M. Pierre Radanne a considéré qu'une deuxième phase s'était ouverte à partir de 1998, avec une forte accélération des investissements des collectivités locales et qu'une enquête régionale identifiant les projets en cours d'élaboration montrait que 20 milliards de francs d'investissement étaient programmés pour les années 1999 à 2001.

M. Pierre Radanne a estimé que la proximité des échéances municipales de mars 2001 accélérerait encore la concentration des opérations sur les deux années à venir, les investissements annuels atteignant maintenant le double de ceux de la période précédente, soit environ 7 milliards de francs.

Le président de l'ADEME a indiqué que l'établissement public n'avait pu que constater l'inadaptation du système de financement public à cette brusque accélération, les taux élevés d'aide pratiqués jusqu'alors -jusqu'à 50 % des investissements, sauf pour l'incinération où ce taux est de 10 %- n'étant pas soutenables en période d'investissements massifs. Fin 1998, les estimations de l'ADEME pour les années 1999 à 2001 faisaient état d'une demande d'argent public de 7 milliards de francs, alors que les 800 millions de francs de taxe annuels ne permettaient de couvrir qu'une enveloppe de 2,4 milliards de francs d'investissement sur ces trois années.

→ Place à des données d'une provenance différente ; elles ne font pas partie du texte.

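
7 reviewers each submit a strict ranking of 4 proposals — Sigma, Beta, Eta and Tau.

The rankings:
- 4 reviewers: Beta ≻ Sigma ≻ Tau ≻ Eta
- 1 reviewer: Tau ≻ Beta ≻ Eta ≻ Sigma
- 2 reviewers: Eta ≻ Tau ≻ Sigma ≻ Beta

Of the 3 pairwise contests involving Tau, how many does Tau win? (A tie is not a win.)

1

Tau against each rival (7 reviewers):
Tau vs Sigma: 3 to 4, Sigma.
Tau vs Beta: Beta wins 4–3.
Tau–Eta: Tau 5–2.
Tau beats Eta; loses to Sigma, Beta — 1 pairwise win.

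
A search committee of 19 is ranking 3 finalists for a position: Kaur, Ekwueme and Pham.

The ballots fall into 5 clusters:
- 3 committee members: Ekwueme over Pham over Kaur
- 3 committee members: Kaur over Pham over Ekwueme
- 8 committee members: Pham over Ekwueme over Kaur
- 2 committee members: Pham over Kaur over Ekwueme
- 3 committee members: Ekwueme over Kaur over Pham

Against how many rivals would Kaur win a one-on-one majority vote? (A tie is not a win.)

0

Kaur against each rival (19 committee members):
Kaur vs Ekwueme: Kaur is ranked higher on 3+2 = 5 ballots, Ekwueme on 14. Ekwueme wins 14–5.
Kaur vs Pham: Kaur is ranked higher on 3+3 = 6 ballots, Pham on 13. Pham wins 13–6.
Kaur beats no one; loses to Ekwueme, Pham — 0 pairwise wins.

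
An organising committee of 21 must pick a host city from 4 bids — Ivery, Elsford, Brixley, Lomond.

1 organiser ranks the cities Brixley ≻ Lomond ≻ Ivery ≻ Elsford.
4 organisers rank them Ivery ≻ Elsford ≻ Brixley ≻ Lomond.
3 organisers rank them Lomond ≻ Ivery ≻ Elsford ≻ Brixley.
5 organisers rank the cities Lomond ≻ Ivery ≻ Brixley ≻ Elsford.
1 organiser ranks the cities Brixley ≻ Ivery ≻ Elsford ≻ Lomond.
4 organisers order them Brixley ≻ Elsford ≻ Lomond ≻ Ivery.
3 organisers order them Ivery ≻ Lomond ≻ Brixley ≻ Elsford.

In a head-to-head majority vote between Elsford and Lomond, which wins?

Ballots ranking Elsford above Lomond: 4 + 1 + 4 = 9.
Ballots ranking Lomond above Elsford: 21 − 9 = 12.
Lomond wins the head-to-head 12–9.

Lomond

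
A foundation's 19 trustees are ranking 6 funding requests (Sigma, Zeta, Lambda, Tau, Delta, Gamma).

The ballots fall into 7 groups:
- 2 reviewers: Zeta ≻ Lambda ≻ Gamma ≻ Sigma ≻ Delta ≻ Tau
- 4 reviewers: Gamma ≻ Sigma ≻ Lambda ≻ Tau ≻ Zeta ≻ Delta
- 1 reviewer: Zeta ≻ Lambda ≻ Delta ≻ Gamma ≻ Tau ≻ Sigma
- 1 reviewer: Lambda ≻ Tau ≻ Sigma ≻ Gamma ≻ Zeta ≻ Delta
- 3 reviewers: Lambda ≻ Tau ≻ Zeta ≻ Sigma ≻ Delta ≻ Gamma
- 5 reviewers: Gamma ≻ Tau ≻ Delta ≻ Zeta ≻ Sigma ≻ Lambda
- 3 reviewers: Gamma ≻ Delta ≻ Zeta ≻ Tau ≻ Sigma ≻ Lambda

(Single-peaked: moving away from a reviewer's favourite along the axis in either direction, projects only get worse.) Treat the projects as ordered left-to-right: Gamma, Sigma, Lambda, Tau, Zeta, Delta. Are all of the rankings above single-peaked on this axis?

no

Axis positions: Gamma=1, Sigma=2, Lambda=3, Tau=4, Zeta=5, Delta=6.
Group 1: ranking walks positions 5-3-1-2-6-4; Lambda is ranked above Tau even though Tau lies between Lambda and the peak Zeta on the axis — preferences dip and rise again. Not single-peaked.
Group 2 (peak Gamma at position 1): ranking walks positions 1-2-3-4-5-6, expanding outward from the peak — single-peaked.
Group 3: ranking walks positions 5-3-6-1-4-2; Lambda is ranked above Tau even though Tau lies between Lambda and the peak Zeta on the axis — preferences dip and rise again. Not single-peaked.
Group 4 (peak Lambda at position 3): ranking walks positions 3-4-2-1-5-6, expanding outward from the peak — single-peaked.
Group 5 (peak Lambda at position 3): ranking walks positions 3-4-5-2-6-1, expanding outward from the peak — single-peaked.
Group 6: ranking walks positions 1-4-6-5-2-3; Tau is ranked above Sigma even though Sigma lies between Tau and the peak Gamma on the axis — preferences dip and rise again. Not single-peaked.
Group 7: ranking walks positions 1-6-5-4-2-3; Delta is ranked above Sigma even though Sigma lies between Delta and the peak Gamma on the axis — preferences dip and rise again. Not single-peaked.
Group 1 violates single-peakedness, so the profile is not single-peaked on this axis.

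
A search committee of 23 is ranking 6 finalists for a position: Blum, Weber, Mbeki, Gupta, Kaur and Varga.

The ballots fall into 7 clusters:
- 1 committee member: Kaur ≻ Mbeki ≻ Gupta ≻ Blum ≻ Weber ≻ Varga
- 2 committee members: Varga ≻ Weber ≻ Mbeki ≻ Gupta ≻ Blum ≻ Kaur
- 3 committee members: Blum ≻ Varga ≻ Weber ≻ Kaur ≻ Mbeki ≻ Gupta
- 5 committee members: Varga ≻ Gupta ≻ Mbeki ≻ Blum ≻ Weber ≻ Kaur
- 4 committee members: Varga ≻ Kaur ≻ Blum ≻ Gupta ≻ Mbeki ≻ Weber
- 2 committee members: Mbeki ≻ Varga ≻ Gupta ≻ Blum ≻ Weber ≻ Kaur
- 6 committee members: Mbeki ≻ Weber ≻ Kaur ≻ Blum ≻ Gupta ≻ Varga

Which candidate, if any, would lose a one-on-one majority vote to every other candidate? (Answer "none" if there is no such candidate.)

none

Pairwise majorities:
Blum vs Weber: Blum preferred on 1+3+5+4+2 = 15 ballots; Blum wins 15–8.
Blum vs Mbeki: Mbeki, 16–7.
Blum vs Gupta: Blum wins 13–10.
Blum vs Kaur: 2+3+5+2 = 12 for Blum, 11 for Kaur — Blum by 12–11.
Blum vs Varga: Varga wins 13–10.
Weber vs Mbeki: Weber is ranked higher on 2+3 = 5 ballots, Mbeki on 18. Mbeki wins 18–5.
Weber–Gupta: Gupta 12–11.
Weber vs Kaur: Weber, 18–5.
Weber vs Varga: Varga wins 16–7.
Mbeki vs Gupta: Mbeki preferred on 1+2+3+2+6 = 14 ballots; Mbeki wins 14–9.
Mbeki vs Kaur: 15 to 8, Mbeki.
Mbeki vs Varga: Mbeki preferred on 1+2+6 = 9 ballots; Varga wins 14–9.
Gupta vs Kaur: Gupta is ranked higher on 2+5+2 = 9 ballots, Kaur on 14. Kaur wins 14–9.
Gupta vs Varga: Varga wins 16–7.
Kaur vs Varga: Kaur preferred on 1+6 = 7 ballots; Varga wins 16–7.
Every candidate wins at least one matchup (Blum beats Weber; Weber beats Kaur; Mbeki beats Blum; Gupta beats Weber; Kaur beats Gupta; Varga beats Blum), so there is no Condorcet loser.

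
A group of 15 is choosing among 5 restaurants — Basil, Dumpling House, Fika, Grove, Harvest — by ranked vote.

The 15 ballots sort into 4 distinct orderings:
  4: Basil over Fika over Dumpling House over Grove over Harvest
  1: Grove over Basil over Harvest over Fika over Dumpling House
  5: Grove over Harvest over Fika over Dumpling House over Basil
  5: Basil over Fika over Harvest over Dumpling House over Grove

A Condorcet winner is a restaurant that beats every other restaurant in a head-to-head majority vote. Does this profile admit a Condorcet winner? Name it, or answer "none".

Check each pair by majority over 15 ballots:
Basil vs Dumpling House: 4+1+5 = 10 for Basil, 5 for Dumpling House — Basil by 10–5.
Basil vs Fika: Basil preferred on 4+1+5 = 10 ballots; Basil wins 10–5.
Basil vs Grove: 4+5 = 9 for Basil, 6 for Grove — Basil by 9–6.
Basil vs Harvest: Basil is ranked higher on 4+1+5 = 10 ballots, Harvest on 5. Basil wins 10–5.
Dumpling House vs Fika: Dumpling House is ranked higher on 0 ballots, Fika on 15. Fika wins 15–0.
Dumpling House vs Grove: Dumpling House preferred on 4+5 = 9 ballots; Dumpling House wins 9–6.
Dumpling House vs Harvest: Dumpling House is ranked higher on 4 ballots, Harvest on 11. Harvest wins 11–4.
Fika vs Grove: 4+5 = 9 for Fika, 6 for Grove — Fika by 9–6.
Fika vs Harvest: Fika preferred on 4+5 = 9 ballots; Fika wins 9–6.
Grove vs Harvest: Grove preferred on 4+1+5 = 10 ballots; Grove wins 10–5.
Basil defeats every rival head-to-head and is the Condorcet winner.

Basil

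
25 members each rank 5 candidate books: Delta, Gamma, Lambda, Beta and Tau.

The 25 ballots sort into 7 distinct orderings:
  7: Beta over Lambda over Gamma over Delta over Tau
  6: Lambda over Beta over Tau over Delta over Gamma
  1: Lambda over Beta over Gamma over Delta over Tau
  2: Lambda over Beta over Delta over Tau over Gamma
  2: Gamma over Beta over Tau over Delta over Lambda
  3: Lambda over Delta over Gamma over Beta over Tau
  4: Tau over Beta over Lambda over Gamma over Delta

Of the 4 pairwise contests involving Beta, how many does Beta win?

Beta against each rival (25 members):
Beta vs Delta: Beta is ranked higher on 7+6+1+2+2+4 = 22 ballots, Delta on 3. Beta wins 22–3.
Beta vs Gamma: Beta preferred on 7+6+1+2+4 = 20 ballots; Beta wins 20–5.
Beta vs Lambda: 7+2+4 = 13 for Beta, 12 for Lambda — Beta by 13–12.
Beta vs Tau: Beta wins 21–4.
Beta beats Delta, Gamma, Lambda, Tau — 4 pairwise wins.

4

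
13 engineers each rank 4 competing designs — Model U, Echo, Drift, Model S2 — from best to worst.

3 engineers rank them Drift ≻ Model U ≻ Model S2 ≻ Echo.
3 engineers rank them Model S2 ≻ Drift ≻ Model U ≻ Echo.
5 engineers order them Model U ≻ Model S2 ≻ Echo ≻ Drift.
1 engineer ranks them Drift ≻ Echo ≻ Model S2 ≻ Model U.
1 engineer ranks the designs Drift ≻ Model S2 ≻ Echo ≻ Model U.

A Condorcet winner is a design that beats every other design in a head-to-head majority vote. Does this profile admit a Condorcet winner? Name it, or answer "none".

none

Head-to-head results (13 engineers):
Model U vs Echo: Model U wins 11–2.
Model U vs Drift: 5 to 8, Drift.
Model U–Model S2: Model U 8–5.
Echo vs Drift: Drift, 8–5.
Echo vs Model S2: Model S2 wins 12–1.
Drift–Model S2: Model S2 8–5.
Each design drops at least one matchup (Model U loses to Drift; Echo loses to Model U; Drift loses to Model S2; Model S2 loses to Model U); the cycle Model U → Model S2 → Drift → Model U rules out a Condorcet winner.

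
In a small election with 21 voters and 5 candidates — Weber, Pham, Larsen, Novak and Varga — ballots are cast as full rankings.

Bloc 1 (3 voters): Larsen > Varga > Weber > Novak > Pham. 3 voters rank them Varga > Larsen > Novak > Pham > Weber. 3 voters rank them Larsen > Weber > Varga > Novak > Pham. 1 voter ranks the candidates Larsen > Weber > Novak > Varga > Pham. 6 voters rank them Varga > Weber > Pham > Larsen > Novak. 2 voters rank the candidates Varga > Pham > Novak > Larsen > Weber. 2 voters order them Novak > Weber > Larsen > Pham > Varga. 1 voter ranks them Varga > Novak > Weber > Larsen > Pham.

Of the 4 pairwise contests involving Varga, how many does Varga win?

Varga against each rival (21 voters):
Varga vs Weber: Varga, 15–6.
Varga vs Pham: 19 to 2, Varga.
Varga vs Larsen: 12 to 9, Varga.
Varga vs Novak: Varga, 18–3.
Varga beats Weber, Pham, Larsen, Novak — 4 pairwise wins.

4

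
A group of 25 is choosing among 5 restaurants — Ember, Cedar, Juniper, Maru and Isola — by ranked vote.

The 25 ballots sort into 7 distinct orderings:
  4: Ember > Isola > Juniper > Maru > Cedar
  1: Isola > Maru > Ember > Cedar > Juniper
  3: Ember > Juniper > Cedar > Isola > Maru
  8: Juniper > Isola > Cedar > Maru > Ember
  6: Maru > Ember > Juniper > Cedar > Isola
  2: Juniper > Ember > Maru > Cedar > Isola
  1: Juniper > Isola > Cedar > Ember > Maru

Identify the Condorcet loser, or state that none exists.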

M. Pierre Radanne a indiqué que le conseil d'administration de l'ADEME avait en conséquence modifié, le 12 mai 1999, les taux d'aide accordés par l'établissement public. Modulée pour apporter un soutien plus important en milieu rural, l'aide couvre désormais 20 à 30% du montant de l'investissement pour les déchetteries et la collecte sélective, 30 à 40 % du montant pour la valorisation des déchets fermentescibles et 5 % pour les installations d'incinération, qui sont, par ailleurs, fortement capitalistiques.

M. Pierre Radanne a fait le point des récents changements intervenus dans le financement de la politique de gestion des déchets française : la loi de finances pour 1999 a intégré le produit de l'ancienne taxe de mise en décharge perçue par l'ADEME à la taxe générale sur les activités polluantes (TGAP), la revalorisation du barème de soutien de l'entreprise Eco-Emballages et la baisse du taux de TVA sur le service des déchets pour les communes ayant conclu un contrat de tri multimatériaux avec cette société.

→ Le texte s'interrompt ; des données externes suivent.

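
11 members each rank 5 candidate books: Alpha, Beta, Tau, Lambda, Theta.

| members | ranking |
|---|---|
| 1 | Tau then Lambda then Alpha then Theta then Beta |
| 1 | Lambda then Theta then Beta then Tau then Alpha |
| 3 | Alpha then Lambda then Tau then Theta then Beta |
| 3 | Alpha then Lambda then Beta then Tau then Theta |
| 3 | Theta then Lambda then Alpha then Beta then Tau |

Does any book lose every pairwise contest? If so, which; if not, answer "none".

Pairwise majorities:
Alpha vs Beta: Alpha is ranked higher on 1+3+3+3 = 10 ballots, Beta on 1. Alpha wins 10–1.
Alpha vs Tau: Alpha, 9–2.
Alpha vs Lambda: 6 to 5, Alpha.
Alpha vs Theta: Alpha preferred on 1+3+3 = 7 ballots; Alpha wins 7–4.
Beta vs Tau: 7 to 4, Beta.
Beta–Lambda: Lambda 11–0.
Beta vs Theta: Beta preferred on 3 ballots; Theta wins 8–3.
Tau vs Lambda: Tau preferred on 1 ballot; Lambda wins 10–1.
Tau vs Theta: 1+3+3 = 7 for Tau, 4 for Theta — Tau by 7–4.
Lambda vs Theta: 1+1+3+3 = 8 for Lambda, 3 for Theta — Lambda by 8–3.
No book is winless: Alpha beats Beta; Beta beats Tau; Tau beats Theta; Lambda beats Beta; Theta beats Beta. There is no Condorcet loser.

none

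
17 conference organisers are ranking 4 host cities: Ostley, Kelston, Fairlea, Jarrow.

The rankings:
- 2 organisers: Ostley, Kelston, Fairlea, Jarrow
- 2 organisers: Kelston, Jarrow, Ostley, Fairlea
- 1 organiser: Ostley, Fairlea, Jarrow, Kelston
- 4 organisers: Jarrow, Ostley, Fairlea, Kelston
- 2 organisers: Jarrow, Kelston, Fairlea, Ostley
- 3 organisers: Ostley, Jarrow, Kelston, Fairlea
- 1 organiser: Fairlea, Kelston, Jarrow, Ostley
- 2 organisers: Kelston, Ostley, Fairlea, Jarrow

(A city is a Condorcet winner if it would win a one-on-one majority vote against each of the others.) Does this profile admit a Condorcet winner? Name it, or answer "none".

Check each pair by majority over 17 ballots:
Ostley vs Kelston: Ostley, 10–7.
Ostley vs Fairlea: Ostley preferred on 2+2+1+4+3+2 = 14 ballots; Ostley wins 14–3.
Ostley vs Jarrow: Ostley is ranked higher on 2+1+3+2 = 8 ballots, Jarrow on 9. Jarrow wins 9–8.
Kelston vs Fairlea: Kelston wins 11–6.
Kelston vs Jarrow: Jarrow wins 10–7.
Fairlea vs Jarrow: Jarrow, 11–6.
Jarrow defeats every rival head-to-head and is the Condorcet winner.

Jarrow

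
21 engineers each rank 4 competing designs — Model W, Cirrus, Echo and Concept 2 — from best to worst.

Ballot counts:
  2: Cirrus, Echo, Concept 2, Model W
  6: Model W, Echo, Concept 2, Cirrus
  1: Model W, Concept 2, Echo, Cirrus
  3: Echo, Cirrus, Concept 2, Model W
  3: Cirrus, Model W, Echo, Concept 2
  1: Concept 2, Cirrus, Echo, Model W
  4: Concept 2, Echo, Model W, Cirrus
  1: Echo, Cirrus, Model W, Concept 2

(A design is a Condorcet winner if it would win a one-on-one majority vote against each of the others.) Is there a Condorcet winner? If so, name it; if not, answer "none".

Echo

Check each pair by majority over 21 ballots:
Model W vs Cirrus: Model W preferred on 6+1+4 = 11 ballots; Model W wins 11–10.
Model W vs Echo: 6+1+3 = 10 for Model W, 11 for Echo — Echo by 11–10.
Model W vs Concept 2: Model W preferred on 6+1+3+1 = 11 ballots; Model W wins 11–10.
Cirrus vs Echo: Cirrus is ranked higher on 2+3+1 = 6 ballots, Echo on 15. Echo wins 15–6.
Cirrus vs Concept 2: Cirrus is ranked higher on 2+3+3+1 = 9 ballots, Concept 2 on 12. Concept 2 wins 12–9.
Echo vs Concept 2: Echo preferred on 2+6+3+3+1 = 15 ballots; Echo wins 15–6.
Echo beats each of Model W, Cirrus, Concept 2 — Echo is the Condorcet winner.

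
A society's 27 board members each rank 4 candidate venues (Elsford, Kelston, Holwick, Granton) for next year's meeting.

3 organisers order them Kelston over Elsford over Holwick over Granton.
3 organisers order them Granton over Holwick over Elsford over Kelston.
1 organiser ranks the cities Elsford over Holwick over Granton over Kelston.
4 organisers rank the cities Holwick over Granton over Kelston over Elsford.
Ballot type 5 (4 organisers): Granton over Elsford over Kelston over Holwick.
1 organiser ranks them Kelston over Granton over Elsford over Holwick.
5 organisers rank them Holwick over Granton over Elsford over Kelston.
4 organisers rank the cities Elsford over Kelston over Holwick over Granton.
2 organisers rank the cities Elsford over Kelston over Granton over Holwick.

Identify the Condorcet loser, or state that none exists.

none

Head-to-head results (27 organisers):
Elsford vs Kelston: 3+1+4+5+4+2 = 19 for Elsford, 8 for Kelston — Elsford by 19–8.
Elsford vs Holwick: 3+1+4+1+4+2 = 15 for Elsford, 12 for Holwick — Elsford by 15–12.
Elsford vs Granton: 10 to 17, Granton.
Kelston vs Holwick: 14 to 13, Kelston.
Kelston vs Granton: 10 to 17, Granton.
Holwick vs Granton: Holwick wins 17–10.
Each city has at least one pairwise win (Elsford beats Kelston; Kelston beats Holwick; Holwick beats Granton; Granton beats Elsford) — no Condorcet loser.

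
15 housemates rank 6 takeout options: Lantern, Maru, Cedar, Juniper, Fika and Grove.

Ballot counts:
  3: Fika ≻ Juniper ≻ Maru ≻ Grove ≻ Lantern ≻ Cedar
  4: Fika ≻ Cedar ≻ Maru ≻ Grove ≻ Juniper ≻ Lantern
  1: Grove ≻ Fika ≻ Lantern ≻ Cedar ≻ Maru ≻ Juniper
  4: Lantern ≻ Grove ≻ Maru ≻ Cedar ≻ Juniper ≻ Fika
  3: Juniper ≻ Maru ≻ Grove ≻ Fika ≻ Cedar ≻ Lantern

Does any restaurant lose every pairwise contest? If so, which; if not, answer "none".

none

Pairwise majorities:
Lantern vs Maru: Lantern preferred on 1+4 = 5 ballots; Maru wins 10–5.
Lantern vs Cedar: Lantern preferred on 3+1+4 = 8 ballots; Lantern wins 8–7.
Lantern vs Juniper: Juniper wins 10–5.
Lantern–Fika: Fika 11–4.
Lantern vs Grove: Lantern is ranked higher on 4 ballots, Grove on 11. Grove wins 11–4.
Maru vs Cedar: Maru, 10–5.
Maru vs Juniper: Maru wins 9–6.
Maru vs Fika: Fika wins 8–7.
Maru vs Grove: Maru preferred on 3+4+3 = 10 ballots; Maru wins 10–5.
Cedar vs Juniper: Cedar, 9–6.
Cedar vs Fika: 4 for Cedar, 11 for Fika — Fika by 11–4.
Cedar vs Grove: 4 for Cedar, 11 for Grove — Grove by 11–4.
Juniper vs Fika: Juniper is ranked higher on 4+3 = 7 ballots, Fika on 8. Fika wins 8–7.
Juniper–Grove: Grove 9–6.
Fika vs Grove: Fika preferred on 3+4 = 7 ballots; Grove wins 8–7.
Every restaurant wins at least one matchup (Lantern beats Cedar; Maru beats Lantern; Cedar beats Juniper; Juniper beats Lantern; Fika beats Lantern; Grove beats Lantern), so there is no Condorcet loser.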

M. Pierre Radanne a dressé le bilan de l'application de la loi de 1992 en indiquant que :

- l'objectif en termes de collecte sélective des emballages pouvait être atteint en 2002, la moitié de la population française étant déjà couverte par un tel processus ;

- l'incinération, fortement poussée dans un premier temps car permettant de récupérer l'énergie dans le cadre de la cogénération, voit ses coûts augmenter pour mettre aux normes le parc d'usines existant du fait des exigences nouvelles sur le traitement des fumées ;

- les objectifs en termes de traitement des déchets industriels banals des grandes entreprises pouvaient être atteints ;

- en matière de déchets fermentescibles, des progrès doivent être faits en ce qui concerne leur valorisation, pour que la fiabilité et la valeur agronomique du compost permettent de trouver de réels débouchés pour ce produit ;

- pour certains produits spécifiques comme les pneus, l'électronique, les véhicules hors d'usage ou certains déchets toxiques, l'essentiel des progrès reste à accomplir, par la mise en place de filières dédiées de récupération de ces produits en fin de vie.

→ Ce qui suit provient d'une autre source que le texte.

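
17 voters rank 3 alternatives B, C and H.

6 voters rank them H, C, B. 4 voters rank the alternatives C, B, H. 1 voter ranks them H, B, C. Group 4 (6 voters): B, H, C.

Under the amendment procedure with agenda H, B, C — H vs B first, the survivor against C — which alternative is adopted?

C

Round 1: H vs B — 7–10, B advances.
Round 2: B vs C — 7–10, C advances.
The agenda winner is C.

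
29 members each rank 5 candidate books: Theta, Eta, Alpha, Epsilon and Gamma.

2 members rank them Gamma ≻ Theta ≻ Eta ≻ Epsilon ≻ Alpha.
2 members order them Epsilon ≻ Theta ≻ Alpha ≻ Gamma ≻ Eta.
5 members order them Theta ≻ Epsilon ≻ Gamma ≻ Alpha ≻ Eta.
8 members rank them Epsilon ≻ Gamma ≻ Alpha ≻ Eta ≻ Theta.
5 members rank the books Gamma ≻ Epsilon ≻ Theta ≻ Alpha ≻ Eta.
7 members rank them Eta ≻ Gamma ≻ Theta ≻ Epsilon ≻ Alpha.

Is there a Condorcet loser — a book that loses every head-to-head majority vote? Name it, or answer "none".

Pairwise majorities:
Theta vs Eta: Eta, 15–14.
Theta vs Alpha: Theta, 21–8.
Theta vs Epsilon: Epsilon wins 15–14.
Theta vs Gamma: Gamma, 22–7.
Eta vs Alpha: 9 to 20, Alpha.
Eta vs Epsilon: 2+7 = 9 for Eta, 20 for Epsilon — Epsilon by 20–9.
Eta vs Gamma: Gamma, 22–7.
Alpha vs Epsilon: Epsilon wins 29–0.
Alpha vs Gamma: Alpha is ranked higher on 2 ballots, Gamma on 27. Gamma wins 27–2.
Epsilon vs Gamma: Epsilon is ranked higher on 2+5+8 = 15 ballots, Gamma on 14. Epsilon wins 15–14.
Every book wins at least one matchup (Theta beats Alpha; Eta beats Theta; Alpha beats Eta; Epsilon beats Theta; Gamma beats Theta), so there is no Condorcet loser.

none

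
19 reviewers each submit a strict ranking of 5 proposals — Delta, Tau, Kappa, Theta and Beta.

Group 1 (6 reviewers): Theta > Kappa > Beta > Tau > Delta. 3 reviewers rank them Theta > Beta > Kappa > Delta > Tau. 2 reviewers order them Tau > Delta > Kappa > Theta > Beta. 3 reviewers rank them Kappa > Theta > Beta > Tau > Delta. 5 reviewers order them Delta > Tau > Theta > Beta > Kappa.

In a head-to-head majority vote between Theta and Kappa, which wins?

Theta

Ballots ranking Theta above Kappa: 6 + 3 + 5 = 14.
Ballots ranking Kappa above Theta: 19 − 14 = 5.
Theta wins the head-to-head 14–5.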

M. Pierre Radanne a estimé que la politique de valorisation des déchets s'était avérée plus coûteuse qu'initialement envisagé, le recyclage aussi bien que l'incinération ayant un coût trois fois supérieur à la mise en décharge traditionnelle. Il a considéré que la baisse des coûts et l'accroissement de la fiabilité des matières résiduelles étaient deux défis restant à relever. Il a jugé que des progrès devaient également être accomplis s'agissant de la récupération des déchets des petites entreprises, un risque d'engorgement des filières gérant les ordures ménagères étant à craindre au-delà de 2002.

Il a souligné que l'ADEME était désormais liée par des contrats avec plus de soixante départements, ainsi qu'avec certaines régions, dont la région Ile-de-France.

En conclusion, M. Pierre Radanne a mis en avant les risques de constitution de file d'attente résultant de l'accroissement des demandes d'aides émanant des collectivités locales et jugé que certains dossiers ne pourraient vraisemblablement pas être traités d'ici à 2002, faute de crédits disponibles de la part de l'Etat. Il a regretté que le phénomène d'accélération précédemment décrit ne se soit pas accompagné d'un effort proportionnel pour les dotations budgétaires de l'ADEME.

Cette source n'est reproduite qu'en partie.